Wamenkumham Beber Poin Alot Pembahasan RUU Perampasan Aset

CNN Indonesia
Sabtu, 11 Mar 2023 10:55 WIB
Wakil Menteri Hukum dan Hak Asasi Manusia (Wamenkumham) Edward Omar Sharif Hiariej. (CNNIndonesia/ Khaira Ummah Junaedi Putri)
Yogyakarta, CNN Indonesia --

Wakil Menteri Hukum dan Hak Asasi Manusia (Wamenkumham) Edward Omar Sharif Hiariej membeberkan poin alot di internal pemerintah dalam mematangkan substansi Perampasan Aset Tindak Pidana atau RUU Perampasan Aset.

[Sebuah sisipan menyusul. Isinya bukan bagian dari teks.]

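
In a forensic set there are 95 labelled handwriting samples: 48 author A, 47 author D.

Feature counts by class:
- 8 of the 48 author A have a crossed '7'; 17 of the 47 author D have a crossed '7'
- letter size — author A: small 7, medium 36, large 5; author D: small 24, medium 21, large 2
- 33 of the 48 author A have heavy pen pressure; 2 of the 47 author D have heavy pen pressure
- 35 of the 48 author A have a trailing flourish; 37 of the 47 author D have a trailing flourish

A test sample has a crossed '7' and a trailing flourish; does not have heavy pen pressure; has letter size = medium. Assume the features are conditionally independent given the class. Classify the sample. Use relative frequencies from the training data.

author D

author A: (48/95) × (8/48) × (36/48) × (15/48) × (35/48) ≈ 0.0143914
author D: (47/95) × (17/47) × (21/47) × (45/47) × (37/47) ≈ 0.060265
Highest score → author D.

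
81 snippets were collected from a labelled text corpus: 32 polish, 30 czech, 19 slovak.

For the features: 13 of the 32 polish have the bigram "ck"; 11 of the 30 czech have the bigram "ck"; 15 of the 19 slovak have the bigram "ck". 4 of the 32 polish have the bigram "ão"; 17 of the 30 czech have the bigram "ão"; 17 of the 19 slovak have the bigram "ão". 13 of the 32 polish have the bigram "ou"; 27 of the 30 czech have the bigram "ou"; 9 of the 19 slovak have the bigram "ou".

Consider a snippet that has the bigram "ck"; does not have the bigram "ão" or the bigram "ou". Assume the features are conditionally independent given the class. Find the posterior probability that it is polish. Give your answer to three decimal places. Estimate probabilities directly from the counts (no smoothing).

0.838

polish: (32/81) × (13/32) × (28/32) × (19/32) ≈ 0.0833816
czech: (30/81) × (11/30) × (13/30) × (3/30) ≈ 0.00588477
slovak: (19/81) × (15/19) × (2/19) × (10/19) ≈ 0.0102596
P(polish | x) = 0.0833816 / 0.09952597 ≈ 0.838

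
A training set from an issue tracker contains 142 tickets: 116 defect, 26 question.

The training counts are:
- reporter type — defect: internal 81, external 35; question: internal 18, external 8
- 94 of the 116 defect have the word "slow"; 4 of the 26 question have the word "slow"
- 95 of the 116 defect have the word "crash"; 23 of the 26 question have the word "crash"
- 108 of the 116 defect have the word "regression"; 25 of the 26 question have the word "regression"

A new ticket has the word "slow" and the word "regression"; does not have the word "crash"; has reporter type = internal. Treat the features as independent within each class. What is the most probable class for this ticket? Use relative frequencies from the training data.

defect

defect: (116/142) × (81/116) × (94/116) × (21/116) × (108/116) ≈ 0.0779101
question: (26/142) × (18/26) × (4/26) × (3/26) × (25/26) ≈ 0.00216364
Highest score → defect.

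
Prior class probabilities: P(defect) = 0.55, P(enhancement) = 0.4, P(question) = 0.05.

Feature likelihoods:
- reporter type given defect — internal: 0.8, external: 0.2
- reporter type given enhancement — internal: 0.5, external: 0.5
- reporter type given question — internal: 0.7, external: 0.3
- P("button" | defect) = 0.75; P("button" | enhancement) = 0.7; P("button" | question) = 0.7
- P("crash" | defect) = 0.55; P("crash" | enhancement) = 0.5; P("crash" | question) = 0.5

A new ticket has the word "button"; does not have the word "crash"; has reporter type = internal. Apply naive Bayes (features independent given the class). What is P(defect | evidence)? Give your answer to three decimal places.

defect: 0.55 × 0.8 × 0.75 × (1−0.55) = 0.1485
enhancement: 0.4 × 0.5 × 0.7 × (1−0.5) = 0.07
question: 0.05 × 0.7 × 0.7 × (1−0.5) = 0.01225
P(defect | x) = 0.1485 / 0.23075 ≈ 0.644

0.644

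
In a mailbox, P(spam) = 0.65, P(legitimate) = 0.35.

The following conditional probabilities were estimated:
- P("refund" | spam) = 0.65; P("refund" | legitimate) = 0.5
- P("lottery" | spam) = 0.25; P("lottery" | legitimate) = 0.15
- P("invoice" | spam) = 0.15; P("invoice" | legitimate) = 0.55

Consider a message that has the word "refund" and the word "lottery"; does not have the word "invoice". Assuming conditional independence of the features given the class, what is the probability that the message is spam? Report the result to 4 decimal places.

0.8837

spam: 0.65 × 0.65 × 0.25 × (1−0.15) = 0.08978125
legitimate: 0.35 × 0.5 × 0.15 × (1−0.55) = 0.0118125
P(spam | x) = 0.08978125 / 0.10159375 ≈ 0.8837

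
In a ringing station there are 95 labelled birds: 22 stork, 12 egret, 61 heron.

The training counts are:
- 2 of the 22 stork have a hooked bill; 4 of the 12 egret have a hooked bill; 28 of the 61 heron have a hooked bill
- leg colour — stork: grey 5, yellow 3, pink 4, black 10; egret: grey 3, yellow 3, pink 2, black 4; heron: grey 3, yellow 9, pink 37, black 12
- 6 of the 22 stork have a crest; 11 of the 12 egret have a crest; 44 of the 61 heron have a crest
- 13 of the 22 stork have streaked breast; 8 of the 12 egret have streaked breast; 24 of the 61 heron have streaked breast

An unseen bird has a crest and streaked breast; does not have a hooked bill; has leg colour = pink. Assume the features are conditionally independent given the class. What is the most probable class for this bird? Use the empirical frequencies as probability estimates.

stork: (22/95) × (20/22) × (4/22) × (6/22) × (13/22) ≈ 0.00616869
egret: (12/95) × (8/12) × (2/12) × (11/12) × (8/12) ≈ 0.008577
heron: (61/95) × (33/61) × (37/61) × (44/61) × (24/61) ≈ 0.0597952
Highest score → heron.

heron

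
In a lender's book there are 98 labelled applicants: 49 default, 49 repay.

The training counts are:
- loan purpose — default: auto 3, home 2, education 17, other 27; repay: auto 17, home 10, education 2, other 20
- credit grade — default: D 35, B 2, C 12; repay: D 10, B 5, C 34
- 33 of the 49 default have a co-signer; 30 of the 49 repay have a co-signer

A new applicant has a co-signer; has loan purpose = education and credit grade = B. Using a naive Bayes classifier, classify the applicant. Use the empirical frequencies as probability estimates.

default

default: (49/98) × (17/49) × (2/49) × (33/49) ≈ 0.00476842
repay: (49/98) × (2/49) × (5/49) × (30/49) ≈ 0.00127498
Highest score → default.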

Eddie, sapaan Edward, menuturkan draf RUU Perampasan Aset masih dalam tahap harmonisasi sebelum di internal pemerintahan sebelum difinalisasi Presiden RI Joko Widodo (Jokowi) untuk dibahas bersama DPR sebelum disahkan jadi undang-undang.

"Kita berusaha, kan nanti ada pembukaan masa sidang [DPR] minggu depan. Selasa, tanggal 14 (Maret). Kalau bisa sudah mulai dibahas pada masa sidang berikutnya," kata Eddie di UGM, Sleman, DI Yogyakarta, Jumat (10/3).

Eddie mengatakan pematangan substansi RUU Perampasan Aset ini tak lepas dari adu argumen di internal pemerintahan.

Salah satunya mengenai konvensi PBB antikorupsi (UNCAC) yang telah diratifikasi melalui Undang-Undang Nomor 7 Tahun 2006 dan jadi rujukan pembentukan bakal RUU Perampasan Aset.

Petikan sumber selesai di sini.